Lumkani
- Named after: Xhosa word meaning "be careful"
- Formation: 2014; 12 years ago
- Founder: Francois Petousis
- Founded at: University of Cape Town, South Africa
- Products: Heat detectors/fire prevention
- Website: lumkani.com

= Lumkani =

South African social enterprise

Lumkani is a South African social enterprise and financial service provider established in 2015, dedicated to increasing the resilience of urban informal settlement dwellers by reducing the risk of fire through a rise-of-heat networked fire detector system. Lumkani offers this early warning fire detection system alongside a microinsurance product tailored for low-income households in climate-vulnerable, high-fire-risk areas. Lumkani's mission is to foster safety and resilience for underserved communities by providing risk reduction technology.

== Background ==
The technology that formed the basis for the early fire warning detection system was initially a university project by Francois Petousis, an electrical engineering student at the University of Cape Town. In 2015, Lumkani was co-founded by Petousis alongside Paul Mesarcik, Emily Vining, Max Basler and David Glukman. The name of the startup has its origins in the local isiXhosa language, meaning “be careful”.

Lumkani was the first formal organisation established to address the fire safety hazards faced by informal urban settlements in Cape Town. The hardware technology was combined with the offering of financial services in 2017, with Hollard underwriting the microinsurance product.  Lumkani and Hollard also provide financial education, community-based risk awareness, and disaster preparedness support.  Lumkani and Hollard have been highly lauded for the ways in which they consider and measure the social impact of their product.

Since its initial installation in Cape Town in November 2014, Lumkani has installed over 60,000 early fire warning detection systems in informal settlements across South Africa, Kenya, and Bangladesh.

== The Technology ==
In collaboration with Johnson Controls International, Lumkani developed an advanced rate-of-rise heat detector specifically engineered to identify the early stages of a fire in informal homes.
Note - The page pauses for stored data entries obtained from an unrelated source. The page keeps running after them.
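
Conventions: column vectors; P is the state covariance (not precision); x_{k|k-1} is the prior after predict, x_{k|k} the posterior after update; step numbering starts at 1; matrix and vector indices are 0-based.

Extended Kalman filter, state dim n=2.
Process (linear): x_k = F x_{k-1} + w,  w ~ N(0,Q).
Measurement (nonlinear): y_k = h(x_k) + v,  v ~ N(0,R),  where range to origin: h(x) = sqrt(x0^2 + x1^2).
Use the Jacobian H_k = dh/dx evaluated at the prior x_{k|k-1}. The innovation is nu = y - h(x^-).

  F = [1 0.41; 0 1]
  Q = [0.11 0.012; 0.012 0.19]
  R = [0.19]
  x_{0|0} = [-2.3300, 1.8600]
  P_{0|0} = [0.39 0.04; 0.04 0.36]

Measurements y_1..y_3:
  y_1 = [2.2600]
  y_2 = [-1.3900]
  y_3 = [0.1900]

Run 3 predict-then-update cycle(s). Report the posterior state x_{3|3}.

step 1: x^-=[-1.5674, 1.8600]  P^-=[0.5933 0.1996; 0.1996 0.5500]  H_jac=[-0.6444 0.7647]  S=[0.5613]  K=[-0.4092; 0.5202]  nu=[-0.1724]  x^+=[-1.4969, 1.7703]  P^+=[0.4993 0.3191; 0.3191 0.3981]
step 2: x^-=[-0.7710, 1.7703]  P^-=[0.9379 0.4943; 0.4943 0.5881]  H_jac=[-0.3993 0.9168]  S=[0.4720]  K=[0.1668; 0.7243]  nu=[-3.3210]  x^+=[-1.3248, -0.6349]  P^+=[0.9248 0.4373; 0.4373 0.3406]
step 3: x^-=[-1.5851, -0.6349]  P^-=[1.4506 0.5889; 0.5889 0.5306]  H_jac=[-0.9283 -0.3718]  S=[1.9200]  K=[-0.8154; -0.3875]  nu=[-1.5176]  x^+=[-0.3477, -0.0469]  P^+=[0.1740 -0.0177; -0.0177 0.2423]

x_post = [-0.3477, -0.0469]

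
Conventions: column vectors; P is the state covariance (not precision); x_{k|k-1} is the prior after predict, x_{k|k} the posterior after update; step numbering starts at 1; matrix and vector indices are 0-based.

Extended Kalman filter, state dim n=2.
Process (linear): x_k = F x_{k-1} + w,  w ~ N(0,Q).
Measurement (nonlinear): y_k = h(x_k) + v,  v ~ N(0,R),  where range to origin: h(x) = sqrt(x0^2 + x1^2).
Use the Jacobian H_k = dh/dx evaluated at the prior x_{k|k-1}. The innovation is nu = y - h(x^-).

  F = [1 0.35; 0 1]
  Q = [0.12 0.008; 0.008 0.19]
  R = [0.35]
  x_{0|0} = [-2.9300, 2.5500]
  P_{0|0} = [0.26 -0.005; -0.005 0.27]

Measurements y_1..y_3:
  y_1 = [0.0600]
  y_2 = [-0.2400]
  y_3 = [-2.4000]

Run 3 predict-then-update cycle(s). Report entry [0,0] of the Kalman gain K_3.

step 1: x^-=[-2.0375, 2.5500]  P^-=[0.4096 0.0975; 0.0975 0.4600]  H_jac=[-0.6242 0.7812]  S=[0.6953]  K=[-0.2582; 0.4294]  nu=[-3.2040]  x^+=[-1.2103, 1.1743]  P^+=[0.3632 0.1746; 0.1746 0.3318]
step 2: x^-=[-0.7993, 1.1743]  P^-=[0.6461 0.2987; 0.2987 0.5218]  H_jac=[-0.5627 0.8267]  S=[0.6333]  K=[-0.1841; 0.4158]  nu=[-1.6605]  x^+=[-0.4936, 0.4839]  P^+=[0.6246 0.3472; 0.3472 0.4123]
step 3: x^-=[-0.3242, 0.4839]  P^-=[1.0382 0.4995; 0.4995 0.6023]  H_jac=[-0.5566 0.8308]  S=[0.6254]  K=[-0.2605; 0.3555]  nu=[-2.9825]  x^+=[0.4527, -0.5765]  P^+=[0.9957 0.5574; 0.5574 0.5233]

K[0,0] = -0.2605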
The device is a small blue box that measures the rate of temperature rise rather than detecting smoke which helps in reducing false alarms because homes in informal settlements often use heat sources that smoke for cooking, heating and lighting. The system employs a patented Internet of Things (IoT) mesh network to facilitate community-wide alerts during fire incidents. If an alarm is not disarmed within 30 seconds, a 95 dB alarm will activate, simultaneously triggering alarms in all houses within a 60-meter radius. Solar-powered gateways record fire events in a centralised database, enabling comprehensive oversight and analysis, while sending instant SMS alerts to homeowners. It also locates the GPS coordinates of the blaze, able to coordinate with the fire department. A third-party study conducted in 2018 found that the device helped “limit the spread of 94% of fires”.

== Recognition & funding ==
In 2014, the startup received funding from South Africa’s Technology Innovation Agency (TIA).

In the same year, the startup won Global Innovation through Science and Technology competition’s Best Start-up award.

In 2015, the startup’s device was a finalist in the Katherine M. Swanson Young Innovator Award. In the same year, Lumkani won the People’s Choice Award at Global Social Venture Competition as well as the South African version of the Chivas Regal's The Venture competition.

In 2020, Lumkani won the EIC Horizon Prize for Affordable High-Tech on Humanitarian Aid, at EU Research & Innovation Days.